Martin Luther King Memorial Dream Becomes Reality


The decades-long dream to create the Martin Luther King Jr. National Memorial in Washington, D.C., will become a reality on Aug. 28. Fifteen years in the making, the memorial faced challenges—ranging from an extensive approval process to a site on the National Mall made of fill from the Potomac River—before construction could start in late 2009. Two years later, the design-build team, the first use of the delivery system for a memorial on the Mall, will deliver the $120-million vision within walking distance of the spot where Dr. King delivered his “I Have a Dream” speech 48 years ago.
First authorized in 1996, the high-profile memorial has a mix of significant private and public stakeholders, including the Federal Commission of Fine Arts (FCFA), the National Park Service, the National Capital Planning Commission and the Martin Luther King Jr. National Memorial Project Foundation. Dr. Ed Jackson, executive architect with the foundation, says after ROMA Design Group of San Francisco won the design competition in 2000, negotiations began in earnest.
 “Once the design competition had been completed and we had identified a winner, everyone thought the game was over. But for those of us who [know] the process here in Washington, that’s just the beginning of the game,” he says.
The project went through a trying series of approvals, including concerns raised by the FCFA in 2008 that the original sculpture concept of Dr. King was “too confrontational.” Security enhancements were also a sticking point. Plans to use a series of bollards to block vehicle entry were scrapped in favor of trees, a stone wall and bollards.
Once consensus was reached, the National Park Service signed off on the project in October 2009, allowing work to begin.
Darien Grant, project executive with Turner Construction, New York City, credits the design-build process for getting the project through the final years of approvals and getting the project on-track for its August delivery.
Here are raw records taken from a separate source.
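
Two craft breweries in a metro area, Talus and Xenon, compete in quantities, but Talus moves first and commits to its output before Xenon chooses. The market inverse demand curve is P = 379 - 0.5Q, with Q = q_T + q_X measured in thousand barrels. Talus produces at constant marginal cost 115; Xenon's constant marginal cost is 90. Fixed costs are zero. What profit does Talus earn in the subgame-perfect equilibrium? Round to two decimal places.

14280.25

The follower Xenon best-responds to any q_T: π_X = (379 - 0.5Q)q_X - 90q_X.
∂π_X/∂q_X = 289 - (1/2)q_T - q_X = 0 gives the reaction function q_X = (289 - (1/2)q_T).
The leader anticipates this reaction. Substituting into P = 379 - 0.5Q gives P = 469/2 - (1/4)q_T, so π_T = (469/2 - (1/4)q_T)q_T - 115q_T.
Leader FOC: 239/2 - (1/2)q_T = 0, so q_T = 239.
Then q_X = (289 - (1/2)·239) = 339/2.
Price P = 379 - (1/2)·(817/2) = 699/4.
Talus's profit: (699/4 - 115)·239 = 14280.2500.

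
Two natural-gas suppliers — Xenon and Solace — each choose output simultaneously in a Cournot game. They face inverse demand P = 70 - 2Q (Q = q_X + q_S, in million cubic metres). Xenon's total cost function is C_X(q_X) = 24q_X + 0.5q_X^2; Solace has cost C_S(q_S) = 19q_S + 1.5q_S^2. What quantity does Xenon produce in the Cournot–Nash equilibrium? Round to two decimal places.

Xenon's profit: π_X = (70 - 2Q)q_X - (24q_X + (1/2)q_X²). Setting ∂π_X/∂q_X = 0: 46 - 5q_X - 2(q_S) = 0.
Solace's first-order condition: 51 - 7q_S - 2(q_X) = 0.
So q_X = (46 - 2q_S)/5 and q_S = (51 - 2q_X)/7.
Substituting one into the other gives q_X = 220/31 and q_S = 163/31.

7.10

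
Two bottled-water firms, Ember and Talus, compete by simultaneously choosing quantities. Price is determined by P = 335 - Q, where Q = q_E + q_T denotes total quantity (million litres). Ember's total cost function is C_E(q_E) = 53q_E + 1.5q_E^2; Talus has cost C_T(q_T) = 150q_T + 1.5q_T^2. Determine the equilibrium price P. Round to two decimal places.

Ember's profit: π_E = (335 - Q)q_E - (53q_E + (3/2)q_E²). Setting ∂π_E/∂q_E = 0: 282 - 5q_E - (q_T) = 0.
Talus's profit: π_T = (335 - Q)q_T - (150q_T + (3/2)q_T²). Setting ∂π_T/∂q_T = 0: 185 - 5q_T - (q_E) = 0.
So q_E = (282 - q_T)/5 and q_T = (185 - q_E)/5.
Solving the pair: q_E = 1225/24, q_T = 643/24.
Total output Q = 467/6, so price P = 335 - 467/6 = 1543/6.

257.17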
Turner Construction partnered on the project with McKissack & McKissack, Washington D.C.; Gilford Corp., Beltsville, Md., and Turner subsidiary Tompkins Builders, Washington, to form the design-build team, which was selected in June 2007. The MLK memorial is the first memorial on the Mall to use a design-build procurement method, Grant says.
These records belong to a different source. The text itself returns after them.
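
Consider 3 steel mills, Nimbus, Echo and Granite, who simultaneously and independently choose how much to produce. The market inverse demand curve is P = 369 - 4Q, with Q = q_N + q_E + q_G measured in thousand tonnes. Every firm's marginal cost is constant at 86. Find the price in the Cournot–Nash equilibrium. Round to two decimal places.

Each firm earns π_i = (369 - 4Q)q_i - 86q_i.
First-order condition (treating rivals' output as given): 283 - 8q_i - 4·Σ_{j≠i} q_j = 0.
By symmetry each firm produces the same amount; substituting Σ_{j≠i} q_j = 2q_i yields q_i = 283/16.
Total output Q = 849/16, so price P = 369 - 4·(849/16) = 627/4.

156.75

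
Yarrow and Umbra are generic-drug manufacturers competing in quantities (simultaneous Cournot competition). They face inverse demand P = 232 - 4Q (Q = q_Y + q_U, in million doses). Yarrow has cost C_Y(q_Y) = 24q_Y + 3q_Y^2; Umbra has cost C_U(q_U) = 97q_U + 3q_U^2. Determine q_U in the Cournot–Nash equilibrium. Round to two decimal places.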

 “The [design-build] process really panned out,” he says. “If you look at the numerous stakeholders and their specific functional requirements, with the design-build process, the team brought to the table the proper intellectual horsepower to balance the desires of the owner with the requirements of the other agencies involved.”
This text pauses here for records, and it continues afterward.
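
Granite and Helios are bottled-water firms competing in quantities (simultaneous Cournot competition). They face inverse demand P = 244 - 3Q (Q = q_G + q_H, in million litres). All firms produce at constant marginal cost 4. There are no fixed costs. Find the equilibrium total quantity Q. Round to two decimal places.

53.33

A representative firm's profit is π_i = q_i(244 - 3Q) - 4q_i.
First-order condition (treating rivals' output as given): 240 - 6q_i - 3q_j = 0.
With identical firms every q_j equals q_i, so q_j = q_i and 240 = 9q_i, giving q_i = 80/3.
Total output Q = 80/3 + 80/3 = 160/3.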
The artistic vision for the memorial stems from the Dr. King quotation, “Out of a mountain of despair, a stone of hope,” which was part of his “I Have a Dream” speech. Upon entering the memorial, visitors will pass through a 30-ft-tall granite Mountain of Despair. Beyond the passageway, visitors will see the “Stone of Hope,” another 30-ft-tall piece of granite, carved as if it had been removed from the Mountain of Despair. A sculpture of King, created by Chinese artist Lei Yixin, is carved into the Stone of Hope, which is on the face opposite the entrance.
Additional elements include a 2,350-cu-ft, 194-ton granite inscription wall and 47,000 sq ft of granite pavers. The 450-ft-long, crescent-shaped wall displays 14 quotations from Dr. King. Landscaping includes 185 Yoshino cherry trees, 32 American elm trees and 16,835 Big Blue Liriope plantings. Two large waterfalls are served by below-grade pump rooms with a 175-ft access tunnel.